There was no statistically significant difference observed between the two groups for IVC max (p=0.838), IVC min (p=0.267), LVOT (p=0.183), and VTI1 (p=0.652) and VTI2 (p=0.967). However, the IVC collapsibility (%) was found to be significantly higher in group II (60.06 ± 10.12) compared to group I (47.01 ± 19.06) with a p-value of 0.013. There was no significant difference in heart rate (HR) between the two groups(P=0.692). There was also no significant difference in COP1 between the two groups(P=0.504). However, there was a significant difference in COP2 between the twogroups (P=0.025). The change in COP (%) was significantly higher in group II(20.86±20.83)compared to GroupI(7.25±23.45)witha P-valueof0.005.

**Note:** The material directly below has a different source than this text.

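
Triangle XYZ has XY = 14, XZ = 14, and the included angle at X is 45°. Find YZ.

Law of cosines: YZ^2 = 14^2 + 14^2 - 2(14)(14)cos(45°) = 392 - 196*sqrt(2), so YZ = 14*sqrt(2 - sqrt(2)).

14*sqrt(2 - sqrt(2))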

The COP response was significantly higher in group II, with 75% of patients having a COP response greater than 12%, compared to only 29.2% in group I (p=0.004). Similarly, the IVC collapsibility response was significantly higher in group II, with 81.3% of patients having an IVC collapsibility response greater than 50%, compared to only 37.5% in group I (p=0.010).
The ROC curve of Predicted probability (COP response (>12.0%) and IVC collapsibility response (>50.0%)) with associated with intradialytic hypotension 0.775 (95% CI 0.624-0.926). The standard error was 0.077, and the asymptotic significance was 0.004, indicating that the model’s performance is statistically significant.